As it so often does, North Korea fired two suspected short-range ballistic missiles on Wednesday ahead of Kim and Putin’s tête-à-tête — this time, perhaps, less as a threat to its neighbors than to celebrate. Pyongyang has already fired 26 ballistic missiles and two space rockets so far this year. In 2022, it fired more than 70 ballistic missiles, a record for the state.
It’s telling that, for now at least, Beijing is the least unpredictable of the triumvirate. But it is not clear how long that might last. China under Xi Jinping has turned inward, and increasingly unknowable. That is dangerous. Both Pyongyang and Moscow are growing more desperate and volatile, one weighed under by the burden of sanctions, the other because of a war that has been dragging on far longer than it had anticipated. There is evidence to show that all three countries are increasing their nuclear arsenals.
The nine nuclear-armed states — the US, Russia, the UK, France, China, India, Pakistan, North Korea, and Israel — have continued to modernize their arsenals and many used or tested new weapons systems last year, according to the latest report from the Stockholm International Peace Research Institute (SIPRI) released in June.

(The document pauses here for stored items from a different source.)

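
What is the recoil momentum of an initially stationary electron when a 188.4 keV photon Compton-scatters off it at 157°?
1.5665e-22 kg·m/s

The electron is initially at rest, so by conservation of momentum:
p⃗_e = p⃗₀ − p⃗'  (incident photon momentum minus scattered photon momentum)

Photon momentum magnitudes (p = h/λ = E/c):
λ₀ = hc/E₀ = 6.5809 pm → p₀ = h/λ₀ = 1.0069e-22 kg·m/s
Δλ = λ_C(1 − cos 157°) = 4.6597 pm
λ' = 11.2406 pm → p' = h/λ' = 5.8947e-23 kg·m/s

The scattered photon makes angle θ = 157° with the incident direction, so by the law of cosines:
|p⃗_e|² = p₀² + p'² − 2p₀p'cos θ
|p⃗_e|² = (1.0069e-22)² + (5.8947e-23)² − 2·1.0069e-22·5.8947e-23·cos(157°)
|p⃗_e| = 1.5665e-22 kg·m/s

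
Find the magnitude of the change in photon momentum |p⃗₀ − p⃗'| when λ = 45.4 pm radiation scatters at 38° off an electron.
9.4513e-24 kg·m/s

Photon momentum magnitude is p = h/λ.

Initial momentum:
p₀ = h/λ = 6.6261e-34/4.5400e-11 = 1.4595e-23 kg·m/s

After scattering:
λ' = λ + Δλ = 45.4 + 0.5144 = 45.9144 pm
p' = h/λ' = 6.6261e-34/4.5914e-11 = 1.4431e-23 kg·m/s

Momentum is a vector; the scattered photon's direction makes angle θ = 38° with the incident direction. The magnitude of the vector change Δp⃗ = p⃗₀ − p⃗' is found from the law of cosines:
|Δp⃗|² = p₀² + p'² − 2p₀p'cos θ
|Δp⃗|² = (1.4595e-23)² + (1.4431e-23)² − 2·1.4595e-23·1.4431e-23·cos(38°)
|Δp⃗| = 9.4513e-24 kg·m/s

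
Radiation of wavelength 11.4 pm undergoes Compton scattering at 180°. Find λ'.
16.2526 pm

Using the Compton formula: λ' = λ + λ_C(1 − cos θ)

For θ = 180°, cos θ = -1 (exact) = -1.0000, so:
1 − cos 180° = 1 − (-1) = 2.0000

Δλ = λ_C × 2.0000 = 2.4263 × 2.0000 = 4.8526 pm

λ' = 11.4 + 4.8526 = 16.2526 pm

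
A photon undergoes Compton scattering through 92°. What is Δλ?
2.5110 pm

Using the Compton scattering formula:
Δλ = λ_C(1 - cos θ)

where λ_C = h/(m_e·c) ≈ 2.4263 pm is the Compton wavelength of an electron.

For θ = 92°:
cos(92°) = -0.0349
1 - cos(92°) = 1.0349

Δλ = 2.4263 × 1.0349
Δλ = 2.5110 pm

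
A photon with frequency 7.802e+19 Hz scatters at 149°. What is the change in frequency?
4.211e+19 Hz (decrease)

Convert frequency to wavelength (c = 299792458 m/s):
λ₀ = c/f₀ = 299792458/7.802e+19 = 3.8425078e-12 m = 3.8425 pm

Calculate Compton shift:
Δλ = λ_C(1 - cos(149°)) = 4.5061 pm

Final wavelength:
λ' = λ₀ + Δλ = 3.8425 + 4.5061 = 8.3486 pm

Final frequency:
f' = c/λ' = 299792458/8.3485718e-12 = 3.5909430e+19 Hz

Frequency shift (decrease):
Δf = f₀ - f' = 7.802e+19 - 3.5909430e+19 = 4.211e+19 Hz

(Intermediate values are shown rounded; full precision is carried through to the final answer.)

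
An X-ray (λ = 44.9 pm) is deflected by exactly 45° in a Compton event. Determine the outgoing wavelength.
45.6106 pm

Using the Compton formula: λ' = λ + λ_C(1 − cos θ)

For θ = 45°, cos θ = √2/2 (exact) ≈ 0.7071, so:
1 − cos 45° = 1 − (√2/2) ≈ 0.2929

Δλ = λ_C × 0.2929 = 2.4263 × 0.2929 = 0.7106 pm

λ' = 44.9 + 0.7106 = 45.6106 pm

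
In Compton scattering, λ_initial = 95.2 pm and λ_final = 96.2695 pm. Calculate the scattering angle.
56.00°

First find the wavelength shift:
Δλ = λ' - λ = 96.2695 - 95.2 = 1.0695 pm

Using Δλ = λ_C(1 - cos θ), with λ_C = h/(m_e·c) ≈ 2.42631024 pm:
cos θ = 1 - Δλ/λ_C
cos θ = 1 - 1.0695/2.42631024
cos θ = 0.559207

θ = arccos(0.559207)
θ = 56.00°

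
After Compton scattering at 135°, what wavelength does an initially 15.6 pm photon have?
19.7420 pm

Using the Compton formula: λ' = λ + λ_C(1 − cos θ)

For θ = 135°, cos θ = -√2/2 (exact) ≈ -0.7071, so:
1 − cos 135° = 1 − (-√2/2) ≈ 1.7071

Δλ = λ_C × 1.7071 = 2.4263 × 1.7071 = 4.1420 pm

λ' = 15.6 + 4.1420 = 19.7420 pm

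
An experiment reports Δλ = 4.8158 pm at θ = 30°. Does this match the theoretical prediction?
No, inconsistent

Calculate the expected shift for θ = 30°:

Δλ_expected = λ_C(1 - cos(30°))
Δλ_expected = 2.4263 × (1 - cos(30°))
Δλ_expected = 2.4263 × 0.1340
Δλ_expected = 0.3251 pm

Given shift: 4.8158 pm
Expected shift: 0.3251 pm
Difference: 4.4907 pm

The values do not match. The given shift corresponds to θ ≈ 170.0°, not 30°.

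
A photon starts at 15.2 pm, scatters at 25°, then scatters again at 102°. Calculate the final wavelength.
18.3581 pm

Apply Compton shift twice:

First scattering at θ₁ = 25°:
Δλ₁ = λ_C(1 - cos(25°))
Δλ₁ = 2.4263 × 0.0937
Δλ₁ = 0.2273 pm

After first scattering:
λ₁ = 15.2 + 0.2273 = 15.4273 pm

Second scattering at θ₂ = 102°:
Δλ₂ = λ_C(1 - cos(102°))
Δλ₂ = 2.4263 × 1.2079
Δλ₂ = 2.9308 pm

Final wavelength:
λ₂ = 15.4273 + 2.9308 = 18.3581 pm

Total shift: Δλ_total = 0.2273 + 2.9308 = 3.1581 pm

(Intermediate values are shown rounded; full precision is carried through to the final answer.)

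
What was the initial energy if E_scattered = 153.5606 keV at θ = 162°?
371.2001 keV

Convert final energy to wavelength (hc ≈ 1239.842 keV·pm):
λ' = hc/E' = 1239.842 / 153.5606 = 8.0740 pm

Calculate the Compton shift:
Δλ = λ_C(1 - cos(162°))
Δλ = 2.4263 × (1 - cos(162°))
Δλ = 4.7339 pm

Initial wavelength:
λ = λ' - Δλ = 8.0740 - 4.7339 = 3.3401 pm

Initial energy:
E = hc/λ = 1239.842 / 3.3401 = 371.2001 keV

(Intermediate values are shown rounded; full precision is carried through to the final answer.)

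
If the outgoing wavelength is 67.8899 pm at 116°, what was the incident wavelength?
64.4000 pm

From λ' = λ + Δλ, we have λ = λ' - Δλ

First calculate the Compton shift:
Δλ = λ_C(1 - cos θ)
Δλ = 2.4263 × (1 - cos(116°))
Δλ = 2.4263 × 1.4384
Δλ = 3.4899 pm

Initial wavelength:
λ = λ' - Δλ
λ = 67.8899 - 3.4899
λ = 64.4000 pm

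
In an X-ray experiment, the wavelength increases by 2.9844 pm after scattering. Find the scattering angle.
103.30°

From the Compton formula Δλ = λ_C(1 - cos θ), we can solve for θ:

cos θ = 1 - Δλ/λ_C

Given:
- Δλ = 2.9844 pm
- λ_C = h/(m_e·c) ≈ 2.42631024 pm

cos θ = 1 - 2.9844/2.42631024
cos θ = 1 - 1.230016
cos θ = -0.230016

θ = arccos(-0.230016)
θ = 103.30°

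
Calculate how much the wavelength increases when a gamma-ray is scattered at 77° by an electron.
1.8805 pm

Using the Compton scattering formula:
Δλ = λ_C(1 - cos θ)

where λ_C = h/(m_e·c) ≈ 2.4263 pm is the Compton wavelength of an electron.

For θ = 77°:
cos(77°) = 0.2250
1 - cos(77°) = 0.7750

Δλ = 2.4263 × 0.7750
Δλ = 1.8805 pm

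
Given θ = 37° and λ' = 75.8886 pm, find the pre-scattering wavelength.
75.4000 pm

From λ' = λ + Δλ, we have λ = λ' - Δλ

First calculate the Compton shift:
Δλ = λ_C(1 - cos θ)
Δλ = 2.4263 × (1 - cos(37°))
Δλ = 2.4263 × 0.2014
Δλ = 0.4886 pm

Initial wavelength:
λ = λ' - Δλ
λ = 75.8886 - 0.4886
λ = 75.4000 pm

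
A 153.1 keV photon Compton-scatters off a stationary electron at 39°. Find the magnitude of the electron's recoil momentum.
5.3135e-23 kg·m/s

The electron is initially at rest, so by conservation of momentum:
p⃗_e = p⃗₀ − p⃗'  (incident photon momentum minus scattered photon momentum)

Photon momentum magnitudes (p = h/λ = E/c):
λ₀ = hc/E₀ = 8.0982 pm → p₀ = h/λ₀ = 8.1821e-23 kg·m/s
Δλ = λ_C(1 − cos 39°) = 0.5407 pm
λ' = 8.6390 pm → p' = h/λ' = 7.6700e-23 kg·m/s

The scattered photon makes angle θ = 39° with the incident direction, so by the law of cosines:
|p⃗_e|² = p₀² + p'² − 2p₀p'cos θ
|p⃗_e|² = (8.1821e-23)² + (7.6700e-23)² − 2·8.1821e-23·7.6700e-23·cos(39°)
|p⃗_e| = 5.3135e-23 kg·m/s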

“We are drifting into one of the most dangerous periods in human history,” said Dan Smith, director of SIPRI. “It is imperative that the world’s governments find ways to cooperate in order to calm geopolitical tensions, slow arms races.”
The idea of a nuclear conflict between the countries that are united against the US and its allies isn’t some distant possibility. It’s the most real and plausible scenario seen in decades. North Korea’s role makes it even more urgent. How we prevent that is shaping up as one of the biggest geopolitical challenges policymakers are facing today.